Und ja, ich gebs zu, wenn ich im Auto unterwegs bin und auf der Straße ein überfahrenes Tier sehe, dann denk ich mir immer: "ma, hoffentlich ists nicht schon wieder eine Katze". Wenn ich dann sehe, dass es ein Hase ist, tuts mir zwar auch leid, aber wenn ich ehrlich sein soll, bin ich immer auch ein bisschen erleichtert, dass es keine Katze ist, sondern "nur" ein Wildtier.
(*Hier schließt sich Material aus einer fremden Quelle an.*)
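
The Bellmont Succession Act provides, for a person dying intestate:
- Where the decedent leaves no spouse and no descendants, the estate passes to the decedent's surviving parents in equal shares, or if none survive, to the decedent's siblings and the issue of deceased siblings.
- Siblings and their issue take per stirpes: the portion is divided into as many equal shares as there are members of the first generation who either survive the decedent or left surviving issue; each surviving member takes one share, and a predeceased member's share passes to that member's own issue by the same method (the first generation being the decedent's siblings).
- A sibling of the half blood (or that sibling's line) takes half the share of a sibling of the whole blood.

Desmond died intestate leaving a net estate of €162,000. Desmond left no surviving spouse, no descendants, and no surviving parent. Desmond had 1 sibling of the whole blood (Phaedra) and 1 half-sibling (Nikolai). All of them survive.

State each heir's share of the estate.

Phaedra: €108,000; Nikolai: €54,000

The entire €162,000 passes to the siblings and their issue.
Counting each half-blood sibling's line as half a unit, there are 3/2 units in €162,000, so one unit is €108,000. Whole-blood lines (Phaedra) take €108,000 each; half-blood lines (Nikolai) take €54,000 each.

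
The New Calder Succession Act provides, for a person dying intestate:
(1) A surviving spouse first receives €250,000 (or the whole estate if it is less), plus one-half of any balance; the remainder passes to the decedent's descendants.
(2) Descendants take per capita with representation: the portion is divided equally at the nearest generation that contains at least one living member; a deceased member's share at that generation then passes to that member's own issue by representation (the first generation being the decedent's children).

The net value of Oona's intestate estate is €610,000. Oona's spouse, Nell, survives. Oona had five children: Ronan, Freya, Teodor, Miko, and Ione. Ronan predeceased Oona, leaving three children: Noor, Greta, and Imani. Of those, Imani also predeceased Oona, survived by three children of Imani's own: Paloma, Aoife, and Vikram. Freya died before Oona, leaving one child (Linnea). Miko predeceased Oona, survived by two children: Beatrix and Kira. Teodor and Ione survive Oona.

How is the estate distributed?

Nell: €430,000; Noor: €12,000; Greta: €12,000; Paloma: €4,000; Aoife: €4,000; Vikram: €4,000; Linnea: €36,000; Teodor: €36,000; Beatrix: €18,000; Kira: €18,000; Ione: €36,000

Nell first takes €250,000, leaving a balance of €360,000. Nell then takes one-half of the balance (€180,000), for a total of €430,000. The remaining €180,000 passes to the descendants.
The descendants' portion (€180,000) is divided into 5 shares of €36,000: Teodor and Ione each take €36,000; Ronan's €36,000 share passes to Ronan's issue; Freya's €36,000 share passes to Freya's issue; Miko's €36,000 share passes to Miko's issue.
Ronan's share (€36,000) is divided into 3 shares of €12,000: Noor and Greta each take €12,000; Imani's €12,000 share passes to Imani's issue.
Imani's share (€12,000) is divided into 3 shares of €4,000: Paloma, Aoife, and Vikram each take €4,000.
Freya's share (€36,000) passes entirely to Linnea.
Miko's share (€36,000) is divided into 2 shares of €18,000: Beatrix and Kira each take €18,000.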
Das heißt jetzt aber nicht, dass ich meinen Hund wahllos auf Wildtiere loslass, weil mir das egal ist, ich geh immer so vorausschauend wie es halt irgendwie möglich ist, aber manchmal verstecken sich die Hasen oder Rebhühner so gut bzw. fliegen oder laufen erst im letzten Moment weg, dass ich sie vorher gar net sehen kann. Jetzt, wo überall das hohe Gras steht und ich die Wiesen nicht überblicken kann, ist mein Hund immer angeleint, weil 1. seh ich dort nicht, ob ein Hase oder Rebhuhn sich versteckt und 2. mögen es die Bauern ohnehin nicht, wenn man das hohe Gras zertrampelt.
Ehrlich gesagt bin ich schon froh, dass wir bald einen eingezäunten Garten haben, wo mein Hund sich auch mal mit Hundefreunden austoben kann und ich mich entspannt zurücklehnen kann und ihnen zuschaun kann, ohne dauernd Angst zu haben, dass in der nächsten Sekunde wo ein Rebhuhn auffliegt, er kurz hinterherstartet und das der falsche Jäger sieht.